Antes que acontecesse outra vez e ciente de que ele compreenderia a mensagem, girei os calcanhares e caminhei na direção de Leah. Perguntei-me onde se escondeu toda aquela certeza, toda aquela confiança que tive sobre meus sentimentos por Seth na praia. Se cavasse fundo, sabia que as encontraria ali... debaixo de fardos e mais fardos de pequenas inseguranças. Era tolice ficar constrangida, eu sabia. De certa forma, todos ali esperavam que meu relacionamento com Seth progredisse, até mesmo Sue, e cheguei à conclusão de que era isso o que me incomodava – a inevitabilidade, como se eu não tivesse qualquer controle sobre a minha vida. Os rótulos.

Leah não disse absolutamente nada quando me acomodei no espaço vago do banco, mas a mão se ergueu no ar para bater na minha. Eu costumava ver Leah e eu como dois lados da mesma moeda. Ambas arredias, ambas temperamentais, ambas calejadas pela amargura. Ter facilidade em entender o lado uma da outra era o que tornava nossa amizade uma estrutura firme; não precisávamos de muito para nos comunicar e vivíamos muito bem dessa maneira.
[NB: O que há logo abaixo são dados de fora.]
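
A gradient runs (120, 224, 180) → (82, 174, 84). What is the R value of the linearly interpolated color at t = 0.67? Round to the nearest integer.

R = 120 + 0.67 × (82 − 120) = 94.54 → 95

95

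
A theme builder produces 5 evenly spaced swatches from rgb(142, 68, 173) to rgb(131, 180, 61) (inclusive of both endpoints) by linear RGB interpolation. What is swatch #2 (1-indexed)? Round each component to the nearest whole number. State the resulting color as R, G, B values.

With 5 swatches and endpoints inclusive, swatch 2 sits at t = (2 − 1)/(5 − 1) = 1/4 ≈ 0.25.
R = 142 + 0.25 × (131 − 142) = 139.25 → 139
G = 68 + 0.25 × (180 − 68) = 96 → 96
B = 173 + 0.25 × (61 − 173) = 145 → 145

(139, 96, 145)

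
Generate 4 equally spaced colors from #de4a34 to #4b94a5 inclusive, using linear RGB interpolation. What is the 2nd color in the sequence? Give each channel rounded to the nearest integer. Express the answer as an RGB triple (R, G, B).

(173, 99, 90)

With 4 swatches and endpoints inclusive, swatch 2 sits at t = (2 − 1)/(4 − 1) = 1/3 ≈ 0.3333.
#de4a34 → (222, 74, 52); #4b94a5 → (75, 148, 165).
R = 222 + 0.3333 × (75 − 222) = 173.005 → 173
G = 74 + 0.3333 × (148 − 74) = 98.664 → 99
B = 52 + 0.3333 × (165 − 52) = 89.663 → 90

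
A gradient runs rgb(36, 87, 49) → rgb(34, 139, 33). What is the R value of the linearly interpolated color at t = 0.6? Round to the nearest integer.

R = 36 + 0.6 × (34 − 36) = 34.8 → 35

35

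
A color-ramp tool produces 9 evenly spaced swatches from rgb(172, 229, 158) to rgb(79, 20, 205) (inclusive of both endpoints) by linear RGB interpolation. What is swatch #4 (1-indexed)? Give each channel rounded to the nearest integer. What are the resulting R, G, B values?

With 9 swatches and endpoints inclusive, swatch 4 sits at t = (4 − 1)/(9 − 1) = 3/8 ≈ 0.375.
R = 172 + 0.375 × (79 − 172) = 137.125 → 137
G = 229 + 0.375 × (20 − 229) = 150.625 → 151
B = 158 + 0.375 × (205 − 158) = 175.625 → 176

(137, 151, 176)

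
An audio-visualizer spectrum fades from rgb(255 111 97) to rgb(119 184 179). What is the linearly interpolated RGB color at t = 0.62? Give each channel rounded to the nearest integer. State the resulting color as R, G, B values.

R = 255 + 0.62 × (119 − 255) = 255 + 0.62 × -136 = 170.68 → 171
G = 111 + 0.62 × (184 − 111) = 111 + 0.62 × 73 = 156.26 → 156
B = 97 + 0.62 × (179 − 97) = 97 + 0.62 × 82 = 147.84 → 148

(171, 156, 148)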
Leah queria silêncio e eu respeitei sua vontade porque desejava o mesmo. Permaneci quieta, remoendo minhas preocupações internas, até sentir alguns pensamentos serem direcionados para mim com uma certa frequência, por mais que o dono os tentasse ocultar.

Billy Black.

Suspirei alto, enfadada. Sabia que não era apenas paranoia, que não se tratava de meras teorias conspiratórias, que estava certa em desconfiar da hospitalidade instantânea do Conselho. Para eles, eu não passava de uma defesa. Uma apólice de seguros com pernas. Lembrei-me de minha conversa com Seth no carro e sorri por comprovar sua inexperiência com certas políticas sujas; à sua maneira, o Conselho enxergava em mim o mesmo potencial que os Volturi. Estabilidade. Proteção. Que se eu viesse a me importar com a tribo e os tivesse com igual estima que nutria pela minha família, provavelmente eu me tornaria uma guardiã dos quileutes assim como os lobisomens.

Ponderei em revelar tudo o que extraí para Seth, que foi para junto da mãe e abraçou pelas costas para beijá-la na têmpora, porém os pensamentos de Sue me impediram. Ela foi a única a votar contra. E nada tinha a ver com o fato de ela me desaprovar; Sue simplesmente não julgou como íntegro me fazer de escudo. Abrace-a mais forte, indiquei para Seth. Ela merece. Ele encontrou o meu olhar, intrigado com meu tom cortês, entretanto atendeu o pedido sem questionar.

Você está furiosa, Leah observou a troca de olhares. O que meu irmão fez desta vez?

Furiosa. Antes fosse. Aquele aperto horrível que descia minha garganta era muito pior. Não é nada com ele, sendo sincera. Seth apenas foi... prestativo demais. Um perfeito cavalheiro.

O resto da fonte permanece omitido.